File Protection system of svchost.exewindows 2000/XP
spoolsv.exe loads the file into memory for later printing. )
explorer.exe Explorer
Phonetic icon for internat.exe tray area)
mstask.exe allows programs to run at specified times.
regsvc.exe allows remote registry operations. (System services)->remoteregister
winmgmt.exe provides system management information (System services).
inetinfo.exemsftpsvc,w3svc,iisadmn
tlntsvr.exetlnrsvr
tftpd.exe implements the TFTP Internet standard.
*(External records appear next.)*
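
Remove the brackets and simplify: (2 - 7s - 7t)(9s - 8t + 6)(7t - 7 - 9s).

403st + 60s + 657s^2 - 798t^2 + 490t - 84 - 378s^2t + 567s^3 - 553st^2 + 392t^3

(2 - 7s - 7t)(9s - 8t + 6)(7t - 7 - 9s)
= (18s - 16t + 12 - 63s^2 + 56st - 42s - 63st + 56t^2 - 42t)(7t - 7 - 9s)    [distributive law]
= (-24s - 58t + 12 - 63s^2 - 7st + 56t^2)(7t - 7 - 9s)    [combine like terms]
= -168st + 168s + 216s^2 - 406t^2 + 406t + 522st + 84t - 84 - 108s - 441s^2t + 441s^2 + 567s^3 - 49st^2 + 49st + 63s^2t + 392t^3 - 392t^2 - 504st^2    [distributive law]
= 403st + 60s + 657s^2 - 798t^2 + 490t - 84 - 378s^2t + 567s^3 - 553st^2 + 392t^3    [combine like terms]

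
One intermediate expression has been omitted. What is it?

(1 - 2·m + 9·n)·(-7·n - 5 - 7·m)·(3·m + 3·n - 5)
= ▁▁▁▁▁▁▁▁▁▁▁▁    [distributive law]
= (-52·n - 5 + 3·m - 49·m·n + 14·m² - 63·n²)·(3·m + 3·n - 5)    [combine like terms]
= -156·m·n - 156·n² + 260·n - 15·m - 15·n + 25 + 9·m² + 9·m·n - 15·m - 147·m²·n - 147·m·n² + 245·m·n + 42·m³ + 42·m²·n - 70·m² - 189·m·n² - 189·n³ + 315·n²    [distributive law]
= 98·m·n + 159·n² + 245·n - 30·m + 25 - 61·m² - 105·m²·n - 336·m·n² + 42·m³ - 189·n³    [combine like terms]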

The standard does not require a user name and password.
termsrv.exetermservice
dns.exe answers query and update requests for Domain Name System (DNS) names.
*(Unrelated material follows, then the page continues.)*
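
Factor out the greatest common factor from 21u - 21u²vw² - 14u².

21u - 21u²vw² - 14u²
= 7(3u - 3u²vw² - 2u²)    [factor out 7]
= 7u(3 - 3uvw² - 2u)    [factor out u]

7u(3 - 3uvw² - 2u)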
tcpsvcs.exe provides the ability to remotely install Windows Professional on a PXE-capable, remote boot client computer.
ismserv.exe allows messages to be sent and received between Windows Advanced Server sites.
ups.exe manages an uninterruptible power supply (UPS) connected to your computer.
wins.exe provides NetBIOS name services for TCP/IP clients that register and resolve NetBIOS names.
llssrv.exe Certificate Logging Service
ntfrs.exe to maintain file synchronization of file directory content among multiple servers.
rssub.exe controls the media used to store data remotely.
locator.exe manages the RPC name service database.
lserver.exe Register client licenses.
dfssvc.exe manages logical volumes that are distributed over a LAN or WAN.
clipsrv.exe supports ClipBook Viewer so that you can view the clip pages from a remote ClipBook.
msdtc.exe is a parallel transaction that is distributed in more than two databases, message queues, file systems, or other transaction protection resource managers.
faxsvc.exe helps you send and receive faxes.
cisvc.exe Indexing Service
dmadmin.exe System Management Service for disk Management requests.
mnmsrvc.exe allows a privileged user to remotely access the Windows desktop using NetMeeting.
netdde.exe provides network transport and security features for Dynamic Data exchange (DDE).
smlogsvc.exe configures Performance Logs and Alerts.
rsvp.exe provides network signaling and local communication control installation power functions for quality service (QoS)-dependent programs and control applications.
Rseng.exe coordinates services and management tools that are used to store infrequently used data.
rsfsa.exe the operation of remotely stored files.
grovel.exe scans for duplicate files on 0 backup storage (SIS) volumes and points duplicate files to a data storage point to conserve disk space (useful only for NTFS file systems).
scardsvr.ex manages and accesses the smart card inserted into the computer's smart card reader.
snmp.exe contains agents that can monitor the activity of network devices and report to the network console workstation.
snmptrap.exe receives a trap message generated by a local or remote SNMP agent, and then passes the message to the SNMP management program running on this computer.
utilman.exe starts and configures the accessibility tool from a single window.
msiexec.exe basis. MSI file to install, fix, and delete the software.
Summary: The secret of discovering a suspicious process is to look at the list of processes in Task Manager, and after looking at it, one can find suspicious processes, just like finding a group of strangers in a familiar crowd.
The content source of this page is from Internet, which doesn't represent Alibaba Cloud's opinion;
products and services mentioned on that page don't have any relationship with Alibaba Cloud. If the
content of the page makes you feel confusing, please write us an email, we will handle the problem
within 5 days after receiving your email.
If you find any instances of plagiarism from the community, please send an email to:
info-contact@alibabacloud.com
and provide relevant evidence. A staff member will contact you within 5 working days.